Indeed, the common denominator among this diverse group of
new governors is a presumed unswerving allegiance to the
ruling party and its leader. That new Mat South Governor
Masuku (who actually hails from Mat North) heard about her
appointment on the radio without being informed personally
highlights the unquestioned subordination of the individual
to the party interest.
¶7. (C) COMMENT (CONT’D): The government may try to project
personnel changes to the international community
(particularly Commonwealth interlocutors on the advent of the
December in Abuja) as precursors to meaningful political
reform. However, “political reform” in any form is not
likely to be discussed realistically within the ruling party
until it works out its own succession end game — an
uncertain exercise with no conclusion in sight. END COMMENT.
¶8. Bio notes on the new governors follow:
— (U) Major General Michael Nyambuya has been with the
Zimbabwe National Army for 23 years. Nyambuya began his
military career in the Zimbabwe African National Liberation
Army (the military wing of ZANU during the liberation
struggle). He served in the United Nations Angola
Verification Mission II (May 1991-February 1995) in Angola
for two years where he was Senior Liaison Officer to the
People,s Armed Forces for the Liberation of Angola (FAPLA),
Deputy Chief Military Observer, and Acting Chief Military
Observer. Nyambuya also served in Somalia as the Deputy
Force Commander with the United Nations Operation in Somalia.
Nyambuya led UN peacekeeping forces in Angola and the
Zimbabwe troops in the Democratic Republic of Congo.
Nyambuya holds a diploma in public administration from the
University of Zimbabwe.
(C) Nyambuya is a strong ZANU-PF supporter and is closely
linked to Minister of Justice and Parliamentary Affairs
Patrick Chinamasa. According to a Chinamasa family friend,
Nyambuya offered Chinamasa the services of junior army
officers to help farm his wife,s newly acquired farm in
Manicaland. In return, Chinamasa ensured that Nyambuya
received a farm adjacent to the one that Mrs. Chinamasa
— (U) Nelson Samkange is the former chairman for Zimbabwe
Newspapers. A journalist by profession, Samkange attended the
University of Zimbabwe where he obtained a degree in
economics. He left the country in 1964 and was appointed a
tourism attach based in London after independence. He
returned home in 1985 and assumed the position of director of
marketing for the Zimbabwe Tourist Development Corporation.
He is related to President Mugabe.
— (SBU) Angeline Masuku is a former MP for Luveve
constituency, a high density suburb of Bulawayo, and is the
Secretary for the Disabled and Disadvantaged on the ZANU-PF
Politburo.
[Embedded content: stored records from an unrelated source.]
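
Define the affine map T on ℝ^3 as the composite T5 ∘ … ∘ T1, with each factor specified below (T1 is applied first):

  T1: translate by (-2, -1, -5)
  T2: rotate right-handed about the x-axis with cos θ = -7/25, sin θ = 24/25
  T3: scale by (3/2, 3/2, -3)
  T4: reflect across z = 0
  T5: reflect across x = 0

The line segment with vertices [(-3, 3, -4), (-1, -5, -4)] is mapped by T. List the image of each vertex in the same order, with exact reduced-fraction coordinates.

image vertices: (15/2, 303/25, 333/25), (9/2, 387/25, -243/25)

T1 translate by (-2, -1, -5): (-3, 3, -4) → (-5, 2, -9); (-1, -5, -4) → (-3, -6, -9)
T2 rotate right-handed about the x-axis with cos θ = -7/25, sin θ = 24/25: (-5, 2, -9) → (-5, 202/25, 111/25); (-3, -6, -9) → (-3, 258/25, -81/25)
T3 scale by (3/2, 3/2, -3): (-5, 202/25, 111/25) → (-15/2, 303/25, -333/25); (-3, 258/25, -81/25) → (-9/2, 387/25, 243/25)
T4 reflect across z = 0: (-15/2, 303/25, -333/25) → (-15/2, 303/25, 333/25); (-9/2, 387/25, 243/25) → (-9/2, 387/25, -243/25)
T5 reflect across x = 0: (-15/2, 303/25, 333/25) → (15/2, 303/25, 333/25); (-9/2, 387/25, -243/25) → (9/2, 387/25, -243/25)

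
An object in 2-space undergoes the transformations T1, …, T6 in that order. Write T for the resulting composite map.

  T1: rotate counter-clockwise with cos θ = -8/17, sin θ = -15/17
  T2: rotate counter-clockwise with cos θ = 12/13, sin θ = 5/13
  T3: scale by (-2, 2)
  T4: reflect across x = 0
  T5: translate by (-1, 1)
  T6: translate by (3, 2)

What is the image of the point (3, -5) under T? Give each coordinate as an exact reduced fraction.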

A teacher by profession, she has a reputation for
being a strong advocate for women and children,s rights and
has cultivated a group of women active in informal banking
and other entrepreneurial activities. Masuku is reported to
be someone who works well with others.
(SBU) She was an active member of ZAPU in the 1960s.
Politically, she appears to have been overshadowed by the
memory of her late husband Lieutenant General Lookout Masuku,
who was one of the senior ZAPU officials. He was arrested in
the mid-1980s under trumped up treason charges and detained
together with former minister Dumiso Dabengwa for a few
years. He died under mysterious circumstances after being
released from prison and was declared a national hero.
— (U) Ephraim Masawi is a former MP for Mbare West. During
his term as MP, Masawi was actively involved in all issues
concerning his constituency. He is a strong youth activist,
a passion he shares with his predecessor Border Gezi.